文書・記録の管理は、品質管理や食品安全性の確保、および法的な規制への遵守を保証する上で重要なプロセスです。そのため、「必要な設定が確実に保持され、第三者にも説明が可能となる」ことや、「記録が不足なく保管され、後に振り返りが可能」であるよう、維持を行うことが重要です。
1.文章化≠文字化
製造プロセスや品質管理に関わる自社の状況、設定、手順に関する情報は、個人間の認識や理解のばらつきを防止するため、明確で正確に文書化する必要があります。
ただし、ここで言う「文章化」とは、単に文字に起こすことを指す訳ではありません。画像や写真、図、音声や動画なども含まれます。

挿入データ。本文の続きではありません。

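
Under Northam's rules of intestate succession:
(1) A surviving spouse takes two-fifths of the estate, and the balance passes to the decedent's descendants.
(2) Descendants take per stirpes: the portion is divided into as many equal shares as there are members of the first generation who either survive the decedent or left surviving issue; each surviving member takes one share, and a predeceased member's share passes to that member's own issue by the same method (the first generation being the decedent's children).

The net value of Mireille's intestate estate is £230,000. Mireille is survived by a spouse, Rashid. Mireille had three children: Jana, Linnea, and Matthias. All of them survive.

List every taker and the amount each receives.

Rashid: £92,000; Jana: £46,000; Linnea: £46,000; Matthias: £46,000

Rashid takes two-fifths of £230,000 = £92,000. The remaining £138,000 passes to the descendants.
The descendants' portion (£138,000) is divided into 3 shares of £46,000: Jana, Linnea, and Matthias each take £46,000.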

デジタルテクノロジーの進展により、作業方法などを容易に動画化できるようになった昨今、文章化についても、より自社にとって共有化がしやすいものを検討していくのも良いでしょう。
2.管理の目的は情報の透明性と共有化
内容が更新されるたびに常に最新版が参照・運用が必要になりため、作成された文書は組織内で適切な場所に配置され、必要な関係者が容易にアクセスできるよう工夫が必要です。また、これにより、情報の透明性と共有化が確保されます。
3.求められる文章と記録
本規格にて、明確に「文章化が必要」としているものは以下の表のとおりである。
【要求事項で求められる文書及び記録】
番号 | 項目 | 文章化または記録の内容 | チェック | 備考 |
---|---|---|---|---|
FSM6 | 食品安全の方針 | 明白、簡潔に文書にした食品安全の方針 | ||
FSM13.2 | サプライヤーの管理 | サプライヤーに対する調査、評価、承認、フォローアップの結果の記録 | ||
FSM14 | トレーサビリティ | トレーサビリティの検証結果の記録 | ||
FSM22 | 重大事故管理 | 年一回テストで事故対応マニュアルの有効性を検証した記録 | ||
FSM25 | 是正処理 | 是正処理の文書 | ||
HACCP手順12 | 文書化及び記録保持 | (HACCPで)必要な文書を作り、記録をとる | HACCPで必要な文書、記録のすべてについて、この手順12で文書化、記録を要求している | |
GMP6 | 従業員等の衛生、作業服及び健康管理 | 従業員について適切な衛生基準を文書化 | ||
GMP11 | 空気及び水の管理 | 食品製造に使用する空気、高圧ガズ、水等の定期的なモニタリングの記録 |
4.記録は食中毒予防だけが目的ではない
記録を残すことは、食中毒予防とともに、様々なメリットも生まれます。
例えば、新規取引先が、取引前に自社工場の監査に訪れたとします。その際、正確な文章化と共に、それに関わる記録類についても正確に運用されていれば、監査当日だけでは測れない常日頃の工場の管理体制について、より明確にイメージができ、取引がスムーズに開始される可能性も高まります。
一方で、記録漏れや、誤記載などは、場合によっては、第三者に対し、日ごろの管理体制の粗雑さを浮き彫りにする可能性もあるので、日ごろから正確な記録をしていく必要があります。